There were three poles of interest in Gagauzia after the last elections — the head of the Comrat Executive, Governor Mihail Formuzal, Comrat Mayor Nicolai Dudoglo and the Party of Communists of the Republic of Moldova (PCRM). The first two are leaders of civic organisations — the United Gagauzia (GU) and the New Gagauzia (NG), respectively. During the last 2008 elections the majority of independents who succeeded to the assembly discretely represented the two civic platforms affiliated to the governor and Comrat mayor. Their membership was revealed just after elections, when lawmakers should elect the administration of the newly-elected People’s Assembly, a voting which turned into a scandal that lasted approximately three months.

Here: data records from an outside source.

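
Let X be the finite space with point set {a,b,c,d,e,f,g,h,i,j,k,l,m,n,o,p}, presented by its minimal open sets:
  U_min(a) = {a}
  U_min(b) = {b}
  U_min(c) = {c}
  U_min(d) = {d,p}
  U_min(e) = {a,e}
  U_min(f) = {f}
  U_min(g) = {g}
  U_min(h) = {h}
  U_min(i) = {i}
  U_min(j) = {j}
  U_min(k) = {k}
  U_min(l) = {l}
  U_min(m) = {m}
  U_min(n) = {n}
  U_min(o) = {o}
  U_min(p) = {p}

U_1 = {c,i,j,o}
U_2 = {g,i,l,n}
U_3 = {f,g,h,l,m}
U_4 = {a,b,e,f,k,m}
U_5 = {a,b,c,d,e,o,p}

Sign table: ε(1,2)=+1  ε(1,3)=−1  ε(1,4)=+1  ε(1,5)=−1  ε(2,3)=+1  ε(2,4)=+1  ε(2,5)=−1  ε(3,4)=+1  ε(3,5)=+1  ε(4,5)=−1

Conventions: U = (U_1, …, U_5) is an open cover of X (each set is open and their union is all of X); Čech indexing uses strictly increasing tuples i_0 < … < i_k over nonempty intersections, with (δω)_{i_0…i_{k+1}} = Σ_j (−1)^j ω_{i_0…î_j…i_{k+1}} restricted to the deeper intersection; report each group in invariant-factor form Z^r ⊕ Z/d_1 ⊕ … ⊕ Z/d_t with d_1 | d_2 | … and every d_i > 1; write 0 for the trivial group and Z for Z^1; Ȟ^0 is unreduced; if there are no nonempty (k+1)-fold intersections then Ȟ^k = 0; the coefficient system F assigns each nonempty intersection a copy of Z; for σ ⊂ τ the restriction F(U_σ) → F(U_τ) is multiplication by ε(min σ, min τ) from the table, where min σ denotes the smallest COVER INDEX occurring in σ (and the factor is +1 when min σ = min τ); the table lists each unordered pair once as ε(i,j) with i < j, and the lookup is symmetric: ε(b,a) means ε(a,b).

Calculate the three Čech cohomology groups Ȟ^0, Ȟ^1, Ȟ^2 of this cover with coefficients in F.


Ȟ^0 = Z, Ȟ^1 = Z, Ȟ^2 = 0

nonempty overlaps:
  U12={i} U15={c,o} U23={g,l} U34={f,m} U45={a,b,e}
C dims 5,5; δ0: rk 4, SNF 1^4
degree 0: 5−4−0 = 1 → Ȟ^0 ≅ Z
degree 1: 5−0−4 = 1 → Ȟ^1 ≅ Z
degree 2: 0−0−0 = 0 → Ȟ^2 ≅ 0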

Things are more complicated in the 2012 campaign. Firstly, the Gagauz governor as one pole of interest for the regional elite still runs his office for two more years and will have then to join the politics at national level. From this perspective, Mihail Formuzal became leader of the Party of Regions, which he set up in September 2011. Even if Mihail Formuzal joins the national political orbit, he will need supporters in the new People’s Assembly of Gagauzia to close his mandate of governor successfully. From this perspective, Governor has strangely avoided to involve the Party of Regions in elections to the People’s Assembly. On the other hand, the good relations of Governor Formuzal with Premier Vlad Filat may be a brain wave for building a post-electoral configuration, which will be at least less aggressive towards the governor. In short, the Liberal Democratic Party of Moldova (PDLM) registered candidates in 22 out of 35 electoral districts. At the same time, many of the 81 independent candidates could be affiliated to the civic platform United Gagauzia represented by the governor.

Table 3. Political affiliation of candidates

Political affiliation of candidates

The second political pole of interest in the region — Comrat Mayor Nicolai Dudoglo — will also need a great representation in the People’s Assembly. After failing twice the electoral race for the seat of governor in front of Mihail Formuzal in 2006 and 2010, Nicolai Dudoglo is regarded now as one of strongest candidates for the seat of governor. If Dudoglo wins the ordinary elections in late 2012 or early 2015, he will have to cohabit with the new People’s Assembly for at least two years. Here is the interest of Nicolai Dudoglo to enjoy a great representation in the regional legislature. However, Nicolai Dudoglo like Mihai Formuzal does not post the membership of some independent candidates to his civic platform New Gagauzia. Notwithstanding, given the perspective indicated above, Nicolai Dudoglo became very close to the Democratic Party of Moldova (PDM) led by Speaker Marian Lupu and his deputy Vlad Plahotniuc, though Dudoglo was previously very close to the Social Democratic Party (PSD). It is worth noting that representatives of the two political poles of interest in Gagauzia enjoy a great support in two of the three districts, respectively Ceadir-Lunga and Comrat, where they were born. The situation in the third district, Vulcanesti, is unclear. However, one knows that PDM leaders are in very close relations with local elites in Vulcanesti district, and this fact could be very useful to Nicolai Dudoglo. It is worth noting that PDM registered 7 candidates while PSD nominated nine in Vulcanesti district. Even more, many independent candidates could be affiliated to the civil platform New Gagauzia, which is supposed to be funded by businessman Dmitrii Constantinov, who has a great financial potential. It is not a secret that the same Constantinov supported the incumbent governor in 2006, when Mihail Formuzal was credited the highest chances to be elected. Nicolai Duduglo is now credited the greatest chances and that’s why reports regarding the support of Constantinov are pretty credible.

Finally, the PCRM is the third political pole of interest in the region, and this party has also enjoyed a massive support in Gagauzia, from 30 to 80 percent. Now the PCRM loses the support as it turned into an opposition party, while its former strong candidates are being attracted and converted by representatives of the other two political poles of interest from the region. However, the PCRM succeeded to register most of candidates — 26 — and launched a single political platform for all candidates.